The Greek word for fennel, marathon, is thought to be named after the site of the famous Greek battle against the Persians in 490BC. The Ancient Greeks believed fennel increased longevity, strength and courage. Marathokeftedes is considered the specialty of Tinos.
- 4 baby fennel bulbs, washed, trimmed
- 8 spring onions, finely chopped
- ¼ cup flat-leaf parsley, finely chopped
- 1 tbsp dill, finely chopped
- 150 g (1 cup) plain flour
- extra virgin olive oil, to shallow-fry
- lemon wedges, to serve
Oven temperatures are for conventional; if using fan-forced (convection), reduce the temperature by 20˚C. | We use Australian tablespoons and cups: 1 teaspoon equals 5 ml; 1 tablespoon equals 20 ml; 1 cup equals 250 ml. | All herbs are fresh (unless specified) and cups are lightly packed. | All vegetables are medium size and peeled, unless specified. | All eggs are 55-60 g, unless specified.
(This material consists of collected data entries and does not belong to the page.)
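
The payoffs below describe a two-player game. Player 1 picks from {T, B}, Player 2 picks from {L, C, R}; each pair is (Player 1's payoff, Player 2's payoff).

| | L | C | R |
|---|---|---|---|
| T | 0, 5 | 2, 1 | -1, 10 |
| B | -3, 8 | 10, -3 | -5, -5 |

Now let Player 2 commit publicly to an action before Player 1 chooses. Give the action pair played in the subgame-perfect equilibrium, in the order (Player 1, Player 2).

(T, R)

Player 1 best-responds to each possible Player 2 move:
- L → Player 1 plays T (best of 0, -3); Player 2 gets 5.
- C → Player 1 plays B (best of 2, 10); Player 2 gets -3.
- R → Player 1 plays T (best of -1, -5); Player 2 gets 10.
Player 2's induced payoffs are 5, -3, 10, so Player 2 commits to R. Subgame-perfect outcome: (T, R) with payoffs (-1, 10).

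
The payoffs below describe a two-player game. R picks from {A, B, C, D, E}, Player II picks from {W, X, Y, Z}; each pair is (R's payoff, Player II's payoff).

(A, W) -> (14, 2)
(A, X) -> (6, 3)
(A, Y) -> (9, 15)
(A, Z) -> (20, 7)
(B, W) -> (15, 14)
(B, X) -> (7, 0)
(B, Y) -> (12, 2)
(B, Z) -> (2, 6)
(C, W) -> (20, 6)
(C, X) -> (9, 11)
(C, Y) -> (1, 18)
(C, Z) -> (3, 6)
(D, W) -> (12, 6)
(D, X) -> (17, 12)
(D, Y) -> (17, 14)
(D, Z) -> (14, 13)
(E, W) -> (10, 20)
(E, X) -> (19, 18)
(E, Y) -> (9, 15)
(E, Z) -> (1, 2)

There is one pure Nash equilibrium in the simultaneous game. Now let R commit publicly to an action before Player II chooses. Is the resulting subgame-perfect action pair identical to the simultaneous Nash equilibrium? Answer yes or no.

Player II best-responds to each possible R move:
- A: Player II compares 2, 3, 15, 7 and picks Y; R would get 9.
- B: Player II compares 14, 0, 2, 6 and picks W; R would get 15.
- C: Player II compares 6, 11, 18, 6 and picks Y; R would get 1.
- D: Player II compares 6, 12, 14, 13 and picks Y; R would get 17.
- E: Player II compares 20, 18, 15, 2 and picks W; R would get 10.
Among 9, 15, 1, 17, 10, the best is 17 at D. Subgame-perfect outcome: (D, Y) with payoffs (17, 14).
For the simultaneous game, intersect best replies.
R's best replies: W→C; X→E; Y→D; Z→A.
Player II's best replies: A→Y; B→W; C→Y; D→Y; E→W.
The unique mutual best reply is (D, Y), giving (17, 14).
Sequential outcome (D, Y) coincides with the Nash profile (D, Y).

yes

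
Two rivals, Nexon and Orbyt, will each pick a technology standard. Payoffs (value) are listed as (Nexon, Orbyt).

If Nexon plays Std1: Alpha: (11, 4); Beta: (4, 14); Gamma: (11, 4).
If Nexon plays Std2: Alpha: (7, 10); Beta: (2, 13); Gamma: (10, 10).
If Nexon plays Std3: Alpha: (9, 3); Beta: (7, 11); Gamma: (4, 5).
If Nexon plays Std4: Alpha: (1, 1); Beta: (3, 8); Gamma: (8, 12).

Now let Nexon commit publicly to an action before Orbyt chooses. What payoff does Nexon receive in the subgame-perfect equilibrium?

Backward induction with Nexon moving first.
- Std1: Orbyt compares 4, 14, 4 and picks Beta; Nexon would get 4.
- Std2: Orbyt compares 10, 13, 10 and picks Beta; Nexon would get 2.
- Std3: Orbyt compares 3, 11, 5 and picks Beta; Nexon would get 7.
- Std4: Orbyt compares 1, 8, 12 and picks Gamma; Nexon would get 8.
Nexon's induced payoffs are 4, 2, 7, 8, so Nexon commits to Std4. Subgame-perfect outcome: (Std4, Gamma) with payoffs (8, 12).

8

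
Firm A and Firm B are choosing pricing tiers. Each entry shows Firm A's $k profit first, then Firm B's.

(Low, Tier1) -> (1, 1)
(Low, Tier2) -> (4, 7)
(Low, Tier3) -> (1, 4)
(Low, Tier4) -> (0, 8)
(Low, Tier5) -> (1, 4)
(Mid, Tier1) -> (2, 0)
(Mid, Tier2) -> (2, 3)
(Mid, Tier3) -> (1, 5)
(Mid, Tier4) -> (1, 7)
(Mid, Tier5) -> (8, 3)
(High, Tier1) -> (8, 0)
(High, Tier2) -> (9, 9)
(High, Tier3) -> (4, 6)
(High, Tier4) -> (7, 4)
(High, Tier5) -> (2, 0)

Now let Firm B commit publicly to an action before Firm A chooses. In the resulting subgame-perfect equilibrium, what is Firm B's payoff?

9

Firm A best-responds to each possible Firm B move:
- Tier1: BR = High, leader payoff 0.
- Tier2: BR = High, leader payoff 9.
- Tier3: BR = High, leader payoff 6.
- Tier4: BR = High, leader payoff 4.
- Tier5: BR = Mid, leader payoff 3.
Among 0, 9, 6, 4, 3, the best is 9 at Tier2. Subgame-perfect outcome: (High, Tier2) with payoffs (9, 9).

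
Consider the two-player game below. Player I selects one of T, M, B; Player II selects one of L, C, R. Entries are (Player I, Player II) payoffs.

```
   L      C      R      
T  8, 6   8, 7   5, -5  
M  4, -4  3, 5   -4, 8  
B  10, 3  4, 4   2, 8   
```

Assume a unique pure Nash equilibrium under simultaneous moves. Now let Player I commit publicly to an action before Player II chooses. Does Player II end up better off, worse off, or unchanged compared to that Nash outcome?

unchanged

Backward induction with Player I moving first.
- T: BR = C, leader payoff 8.
- M: BR = R, leader payoff -4.
- B: BR = R, leader payoff 2.
Maximizing over 8, -4, 2, Player I chooses T. Subgame-perfect outcome: (T, C) with payoffs (8, 7).
Under simultaneous play:
Player I's best replies: L→B; C→T; R→T.
Player II's best replies: T→C; M→R; B→R.
Only (T, C) has each player best-responding; Nash payoffs (8, 7).
Player II earns 7 sequentially versus 7 at the Nash outcome: unchanged.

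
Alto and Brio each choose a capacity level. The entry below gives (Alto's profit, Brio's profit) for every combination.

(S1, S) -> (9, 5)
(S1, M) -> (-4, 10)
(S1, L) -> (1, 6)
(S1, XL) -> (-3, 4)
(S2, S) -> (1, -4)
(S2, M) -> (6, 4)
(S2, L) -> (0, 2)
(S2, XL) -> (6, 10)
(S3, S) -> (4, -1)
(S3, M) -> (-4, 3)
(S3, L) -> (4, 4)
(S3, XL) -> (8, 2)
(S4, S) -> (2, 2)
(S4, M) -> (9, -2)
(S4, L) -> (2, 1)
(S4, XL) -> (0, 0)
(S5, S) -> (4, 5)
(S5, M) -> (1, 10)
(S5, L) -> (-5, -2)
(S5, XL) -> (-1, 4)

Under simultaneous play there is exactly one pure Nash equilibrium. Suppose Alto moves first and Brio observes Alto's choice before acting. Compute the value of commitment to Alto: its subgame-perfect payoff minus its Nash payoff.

2

Brio best-responds to each possible Alto move:
- S1 → Brio plays M (best of 5, 10, 6, 4); Alto gets -4.
- S2 → Brio plays XL (best of -4, 4, 2, 10); Alto gets 6.
- S3 → Brio plays L (best of -1, 3, 4, 2); Alto gets 4.
- S4 → Brio plays S (best of 2, -2, 1, 0); Alto gets 2.
- S5 → Brio plays M (best of 5, 10, -2, 4); Alto gets 1.
Among -4, 6, 4, 2, 1, the best is 6 at S2. Subgame-perfect outcome: (S2, XL) with payoffs (6, 10).
Under simultaneous play:
Alto's best replies: S→S1; M→S4; L→S3; XL→S3.
Brio's best replies: S1→M; S2→XL; S3→L; S4→S; S5→M.
Only (S3, L) has each player best-responding; Nash payoffs (4, 4).
Alto's commitment gain: 6 − 4 = 2.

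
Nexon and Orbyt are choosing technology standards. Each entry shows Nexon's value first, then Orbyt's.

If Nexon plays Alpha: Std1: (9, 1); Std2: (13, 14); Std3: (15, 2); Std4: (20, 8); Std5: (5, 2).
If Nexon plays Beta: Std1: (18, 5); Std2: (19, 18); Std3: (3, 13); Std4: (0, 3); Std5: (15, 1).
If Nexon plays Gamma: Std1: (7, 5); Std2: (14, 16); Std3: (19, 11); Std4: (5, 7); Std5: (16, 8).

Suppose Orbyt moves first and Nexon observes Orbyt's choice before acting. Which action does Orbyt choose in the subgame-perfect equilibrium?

Std2

Backward induction with Orbyt moving first.
- Std1: BR = Beta, leader payoff 5.
- Std2: BR = Beta, leader payoff 18.
- Std3: BR = Gamma, leader payoff 11.
- Std4: BR = Alpha, leader payoff 8.
- Std5: BR = Gamma, leader payoff 8.
Among 5, 18, 11, 8, 8, the best is 18 at Std2. Subgame-perfect outcome: (Beta, Std2) with payoffs (19, 18).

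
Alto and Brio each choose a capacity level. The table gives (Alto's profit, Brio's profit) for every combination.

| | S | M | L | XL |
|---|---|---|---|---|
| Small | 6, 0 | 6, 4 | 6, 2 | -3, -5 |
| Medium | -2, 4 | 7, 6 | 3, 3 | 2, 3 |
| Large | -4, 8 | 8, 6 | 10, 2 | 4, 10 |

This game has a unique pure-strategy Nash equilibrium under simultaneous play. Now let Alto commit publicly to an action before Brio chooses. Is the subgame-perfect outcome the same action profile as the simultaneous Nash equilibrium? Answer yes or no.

Backward induction with Alto moving first.
- Small: BR = M, leader payoff 6.
- Medium: BR = M, leader payoff 7.
- Large: BR = XL, leader payoff 4.
Among 6, 7, 4, the best is 7 at Medium. Subgame-perfect outcome: (Medium, M) with payoffs (7, 6).
Now find the simultaneous Nash equilibrium.
Alto's best replies: S→Small; M→Large; L→Large; XL→Large.
Brio's best replies: Small→M; Medium→M; Large→XL.
Only (Large, XL) has each player best-responding; Nash payoffs (4, 10).
Sequential outcome (Medium, M) differs from the Nash profile (Large, XL).

no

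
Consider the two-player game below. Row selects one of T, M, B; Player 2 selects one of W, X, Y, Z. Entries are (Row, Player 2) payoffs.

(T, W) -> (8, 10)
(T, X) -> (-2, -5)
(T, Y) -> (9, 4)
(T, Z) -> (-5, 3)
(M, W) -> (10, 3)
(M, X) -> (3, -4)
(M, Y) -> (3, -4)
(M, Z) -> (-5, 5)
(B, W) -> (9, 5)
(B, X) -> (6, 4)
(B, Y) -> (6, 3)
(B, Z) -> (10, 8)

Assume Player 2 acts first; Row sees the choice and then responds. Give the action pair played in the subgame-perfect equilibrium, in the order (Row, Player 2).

Solve by backward induction (Player 2 leads).
- W: BR = M, leader payoff 3.
- X: BR = B, leader payoff 4.
- Y: BR = T, leader payoff 4.
- Z: BR = B, leader payoff 8.
Maximizing over 3, 4, 4, 8, Player 2 chooses Z. Subgame-perfect outcome: (B, Z) with payoffs (10, 8).

(B, Z)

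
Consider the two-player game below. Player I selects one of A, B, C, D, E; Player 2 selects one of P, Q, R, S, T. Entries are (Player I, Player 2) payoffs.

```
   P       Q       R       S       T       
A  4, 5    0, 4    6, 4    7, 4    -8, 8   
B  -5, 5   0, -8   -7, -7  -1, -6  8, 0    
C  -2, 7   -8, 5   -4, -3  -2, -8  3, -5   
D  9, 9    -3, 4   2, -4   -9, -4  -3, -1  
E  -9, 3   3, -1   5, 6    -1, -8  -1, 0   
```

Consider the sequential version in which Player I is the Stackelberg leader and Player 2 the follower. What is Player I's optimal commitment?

Player 2 best-responds to each possible Player I move:
- A: Player 2 compares 5, 4, 4, 4, 8 and picks T; Player I would get -8.
- B: Player 2 compares 5, -8, -7, -6, 0 and picks P; Player I would get -5.
- C: Player 2 compares 7, 5, -3, -8, -5 and picks P; Player I would get -2.
- D: Player 2 compares 9, 4, -4, -4, -1 and picks P; Player I would get 9.
- E: Player 2 compares 3, -1, 6, -8, 0 and picks R; Player I would get 5.
Player I's induced payoffs are -8, -5, -2, 9, 5, so Player I commits to D. Subgame-perfect outcome: (D, P) with payoffs (9, 9).

D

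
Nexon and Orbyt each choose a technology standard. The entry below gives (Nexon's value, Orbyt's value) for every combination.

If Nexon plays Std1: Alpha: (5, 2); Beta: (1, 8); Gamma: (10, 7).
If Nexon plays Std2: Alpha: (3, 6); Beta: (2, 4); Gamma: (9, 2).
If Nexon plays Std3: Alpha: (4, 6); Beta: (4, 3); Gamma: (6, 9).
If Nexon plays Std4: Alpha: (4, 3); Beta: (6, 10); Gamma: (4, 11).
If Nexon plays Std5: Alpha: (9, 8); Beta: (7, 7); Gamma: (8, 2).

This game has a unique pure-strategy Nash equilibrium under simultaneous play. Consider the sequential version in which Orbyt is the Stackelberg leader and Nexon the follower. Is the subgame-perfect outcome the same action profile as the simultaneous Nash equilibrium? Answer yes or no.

yes

Backward induction with Orbyt moving first.
- Alpha → Nexon plays Std5 (best of 5, 3, 4, 4, 9); Orbyt gets 8.
- Beta → Nexon plays Std5 (best of 1, 2, 4, 6, 7); Orbyt gets 7.
- Gamma → Nexon plays Std1 (best of 10, 9, 6, 4, 8); Orbyt gets 7.
Among 8, 7, 7, the best is 8 at Alpha. Subgame-perfect outcome: (Std5, Alpha) with payoffs (9, 8).
For the simultaneous game, intersect best replies.
Nexon's best replies: Alpha→Std5; Beta→Std5; Gamma→Std1.
Orbyt's best replies: Std1→Beta; Std2→Alpha; Std3→Gamma; Std4→Gamma; Std5→Alpha.
Only (Std5, Alpha) has each player best-responding; Nash payoffs (9, 8).
Sequential outcome (Std5, Alpha) coincides with the Nash profile (Std5, Alpha).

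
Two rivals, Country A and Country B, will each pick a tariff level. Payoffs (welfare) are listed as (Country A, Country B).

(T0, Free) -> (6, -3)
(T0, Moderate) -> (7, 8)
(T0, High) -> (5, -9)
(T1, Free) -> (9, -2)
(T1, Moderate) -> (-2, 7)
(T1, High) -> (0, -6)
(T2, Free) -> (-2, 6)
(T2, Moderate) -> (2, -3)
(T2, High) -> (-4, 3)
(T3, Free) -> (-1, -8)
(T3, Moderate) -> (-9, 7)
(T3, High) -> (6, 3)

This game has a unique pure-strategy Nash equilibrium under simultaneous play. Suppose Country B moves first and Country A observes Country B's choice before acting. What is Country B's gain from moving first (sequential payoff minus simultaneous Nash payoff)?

Work backward from Country A's decision.
- Free → Country A plays T1 (best of 6, 9, -2, -1); Country B gets -2.
- Moderate → Country A plays T0 (best of 7, -2, 2, -9); Country B gets 8.
- High → Country A plays T3 (best of 5, 0, -4, 6); Country B gets 3.
Among -2, 8, 3, the best is 8 at Moderate. Subgame-perfect outcome: (T0, Moderate) with payoffs (7, 8).
Under simultaneous play:
Country A's best replies: Free→T1; Moderate→T0; High→T3.
Country B's best replies: T0→Moderate; T1→Moderate; T2→Free; T3→Moderate.
Only (T0, Moderate) has each player best-responding; Nash payoffs (7, 8).
Country B's commitment gain: 8 − 8 = 0.

0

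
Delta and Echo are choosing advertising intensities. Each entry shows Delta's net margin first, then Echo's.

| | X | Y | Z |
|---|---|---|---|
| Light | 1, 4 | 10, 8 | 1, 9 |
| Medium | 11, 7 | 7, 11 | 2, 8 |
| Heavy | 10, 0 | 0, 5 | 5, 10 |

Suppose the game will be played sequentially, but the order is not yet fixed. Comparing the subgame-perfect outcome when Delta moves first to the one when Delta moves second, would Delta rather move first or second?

If Delta leads: Echo's best replies are Light→Z, Medium→Y, Heavy→Z; Delta's induced payoffs 1, 7, 5; outcome (Medium, Y), payoffs (7, 11).
If Echo leads: Delta's best replies are X→Medium, Y→Light, Z→Heavy; Echo's induced payoffs 7, 8, 10; outcome (Heavy, Z), payoffs (5, 10).
Delta gets 7 moving first and 5 moving second, so Delta prefers to move first.

first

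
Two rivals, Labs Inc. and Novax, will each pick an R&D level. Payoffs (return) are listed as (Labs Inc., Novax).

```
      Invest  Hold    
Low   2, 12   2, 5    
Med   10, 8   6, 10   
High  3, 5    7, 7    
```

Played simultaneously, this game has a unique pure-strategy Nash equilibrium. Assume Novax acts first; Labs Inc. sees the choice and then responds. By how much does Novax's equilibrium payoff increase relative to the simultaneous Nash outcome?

Solve by backward induction (Novax leads).
- Invest: Labs Inc. compares 2, 10, 3 and picks Med; Novax would get 8.
- Hold: Labs Inc. compares 2, 6, 7 and picks High; Novax would get 7.
Novax's induced payoffs are 8, 7, so Novax commits to Invest. Subgame-perfect outcome: (Med, Invest) with payoffs (10, 8).
Now find the simultaneous Nash equilibrium.
Labs Inc.'s best replies: Invest→Med; Hold→High.
Novax's best replies: Low→Invest; Med→Hold; High→Hold.
The unique mutual best reply is (High, Hold), giving (7, 7).
Novax's commitment gain: 8 − 7 = 1.

1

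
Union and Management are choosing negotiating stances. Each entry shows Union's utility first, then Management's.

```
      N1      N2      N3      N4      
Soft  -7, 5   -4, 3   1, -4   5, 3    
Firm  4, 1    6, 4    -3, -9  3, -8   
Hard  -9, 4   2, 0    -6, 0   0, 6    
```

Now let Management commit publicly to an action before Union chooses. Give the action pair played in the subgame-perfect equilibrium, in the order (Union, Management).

Union best-responds to each possible Management move:
- N1: Union compares -7, 4, -9 and picks Firm; Management would get 1.
- N2: Union compares -4, 6, 2 and picks Firm; Management would get 4.
- N3: Union compares 1, -3, -6 and picks Soft; Management would get -4.
- N4: Union compares 5, 3, 0 and picks Soft; Management would get 3.
Among 1, 4, -4, 3, the best is 4 at N2. Subgame-perfect outcome: (Firm, N2) with payoffs (6, 4).

(Firm, N2)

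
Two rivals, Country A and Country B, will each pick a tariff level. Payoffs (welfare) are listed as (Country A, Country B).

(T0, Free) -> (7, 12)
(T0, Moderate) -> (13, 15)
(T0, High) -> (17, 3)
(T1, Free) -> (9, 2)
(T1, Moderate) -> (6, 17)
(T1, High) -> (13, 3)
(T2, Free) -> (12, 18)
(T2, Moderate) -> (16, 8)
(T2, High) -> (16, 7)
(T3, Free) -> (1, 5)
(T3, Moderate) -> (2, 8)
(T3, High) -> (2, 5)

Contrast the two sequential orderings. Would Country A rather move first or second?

first

If Country A leads: Country B's best replies are T0→Moderate, T1→Moderate, T2→Free, T3→Moderate; Country A's induced payoffs 13, 6, 12, 2; outcome (T0, Moderate), payoffs (13, 15).
If Country B leads: Country A's best replies are Free→T2, Moderate→T2, High→T0; Country B's induced payoffs 18, 8, 3; outcome (T2, Free), payoffs (12, 18).
Country A gets 13 moving first and 12 moving second, so Country A prefers to move first.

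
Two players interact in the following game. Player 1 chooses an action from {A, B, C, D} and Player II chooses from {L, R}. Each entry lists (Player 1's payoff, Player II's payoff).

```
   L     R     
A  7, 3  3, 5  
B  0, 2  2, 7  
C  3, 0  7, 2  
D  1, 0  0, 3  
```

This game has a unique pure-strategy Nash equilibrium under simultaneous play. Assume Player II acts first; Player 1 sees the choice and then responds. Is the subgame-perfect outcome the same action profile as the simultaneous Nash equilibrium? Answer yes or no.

Backward induction with Player II moving first.
- L: Player 1 compares 7, 0, 3, 1 and picks A; Player II would get 3.
- R: Player 1 compares 3, 2, 7, 0 and picks C; Player II would get 2.
Among 3, 2, the best is 3 at L. Subgame-perfect outcome: (A, L) with payoffs (7, 3).
For the simultaneous game, intersect best replies.
Player 1's best replies: L→A; R→C.
Player II's best replies: A→R; B→R; C→R; D→R.
The unique mutual best reply is (C, R), giving (7, 2).
Sequential outcome (A, L) differs from the Nash profile (C, R).

no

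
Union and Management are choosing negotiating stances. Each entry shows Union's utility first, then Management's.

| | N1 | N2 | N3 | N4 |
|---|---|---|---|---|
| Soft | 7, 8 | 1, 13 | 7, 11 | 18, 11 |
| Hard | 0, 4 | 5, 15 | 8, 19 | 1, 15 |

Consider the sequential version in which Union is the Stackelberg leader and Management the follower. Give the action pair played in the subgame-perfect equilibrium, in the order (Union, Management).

(Hard, N3)

Backward induction with Union moving first.
- Soft: BR = N2, leader payoff 1.
- Hard: BR = N3, leader payoff 8.
Union's induced payoffs are 1, 8, so Union commits to Hard. Subgame-perfect outcome: (Hard, N3) with payoffs (8, 19).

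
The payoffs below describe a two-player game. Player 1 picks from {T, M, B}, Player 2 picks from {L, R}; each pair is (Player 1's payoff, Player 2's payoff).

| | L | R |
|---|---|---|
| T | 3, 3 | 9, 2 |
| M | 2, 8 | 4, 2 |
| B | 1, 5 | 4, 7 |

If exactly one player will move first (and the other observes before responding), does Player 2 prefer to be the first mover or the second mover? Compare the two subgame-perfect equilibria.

second

If Player 1 leads: Player 2's best replies are T→L, M→L, B→R; Player 1's induced payoffs 3, 2, 4; outcome (B, R), payoffs (4, 7).
If Player 2 leads: Player 1's best replies are L→T, R→T; Player 2's induced payoffs 3, 2; outcome (T, L), payoffs (3, 3).
Player 2 gets 3 moving first and 7 moving second, so Player 2 prefers to move second.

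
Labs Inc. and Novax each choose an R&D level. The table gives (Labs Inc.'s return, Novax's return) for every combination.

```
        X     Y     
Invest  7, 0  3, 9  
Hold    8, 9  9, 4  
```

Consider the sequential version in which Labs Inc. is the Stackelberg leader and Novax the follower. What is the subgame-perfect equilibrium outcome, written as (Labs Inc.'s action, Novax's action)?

(Hold, X)

Backward induction with Labs Inc. moving first.
- Invest: Novax compares 0, 9 and picks Y; Labs Inc. would get 3.
- Hold: Novax compares 9, 4 and picks X; Labs Inc. would get 8.
Maximizing over 3, 8, Labs Inc. chooses Hold. Subgame-perfect outcome: (Hold, X) with payoffs (8, 9).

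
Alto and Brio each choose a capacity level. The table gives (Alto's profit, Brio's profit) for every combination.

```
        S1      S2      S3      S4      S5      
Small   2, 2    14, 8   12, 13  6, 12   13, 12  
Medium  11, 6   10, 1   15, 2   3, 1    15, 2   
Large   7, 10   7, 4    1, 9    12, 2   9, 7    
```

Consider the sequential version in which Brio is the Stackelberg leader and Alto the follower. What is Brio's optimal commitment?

Work backward from Alto's decision.
- S1 → Alto plays Medium (best of 2, 11, 7); Brio gets 6.
- S2 → Alto plays Small (best of 14, 10, 7); Brio gets 8.
- S3 → Alto plays Medium (best of 12, 15, 1); Brio gets 2.
- S4 → Alto plays Large (best of 6, 3, 12); Brio gets 2.
- S5 → Alto plays Medium (best of 13, 15, 9); Brio gets 2.
Among 6, 8, 2, 2, 2, the best is 8 at S2. Subgame-perfect outcome: (Small, S2) with payoffs (14, 8).

S2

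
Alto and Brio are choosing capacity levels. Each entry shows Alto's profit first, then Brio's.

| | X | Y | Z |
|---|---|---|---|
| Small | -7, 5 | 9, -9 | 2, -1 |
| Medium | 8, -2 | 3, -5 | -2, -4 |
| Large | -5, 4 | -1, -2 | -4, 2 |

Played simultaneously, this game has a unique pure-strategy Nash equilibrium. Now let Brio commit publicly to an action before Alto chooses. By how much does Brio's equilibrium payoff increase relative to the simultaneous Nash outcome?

1

Solve by backward induction (Brio leads).
- X → Alto plays Medium (best of -7, 8, -5); Brio gets -2.
- Y → Alto plays Small (best of 9, 3, -1); Brio gets -9.
- Z → Alto plays Small (best of 2, -2, -4); Brio gets -1.
Brio's induced payoffs are -2, -9, -1, so Brio commits to Z. Subgame-perfect outcome: (Small, Z) with payoffs (2, -1).
Under simultaneous play:
Alto's best replies: X→Medium; Y→Small; Z→Small.
Brio's best replies: Small→X; Medium→X; Large→X.
Only (Medium, X) has each player best-responding; Nash payoffs (8, -2).
Brio's commitment gain: -1 − -2 = 1.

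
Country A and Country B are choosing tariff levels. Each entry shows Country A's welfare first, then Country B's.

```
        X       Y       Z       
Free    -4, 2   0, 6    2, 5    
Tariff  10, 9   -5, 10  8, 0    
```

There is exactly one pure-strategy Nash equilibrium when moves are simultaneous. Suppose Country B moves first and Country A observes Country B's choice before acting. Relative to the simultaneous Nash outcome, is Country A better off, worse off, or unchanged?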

The following recipe has been tested and edited by SBS Food and may differ slightly from the podcast.
Remove and discard outer layers of fennel. Chop fennel fronds and place in a large bowl. Finely slice bulbs, separate and add to bowl with onions, parsley and dill. Season with salt and pepper, and mix well to combine.
Combine flour and 125 ml water until a sticky mixture begins to form (add extra water if ecessary). Shape mixture into 12 patties.
Place enough oil in a large frying pan to coat the base of the pan and heat over medium heat. Working in 3 batches, cook patties, turning once and pressing gently with a spatula to flatten, for 4 minutes each side or until crisp and golden. Drain on paper towel and serve with lemon wedges.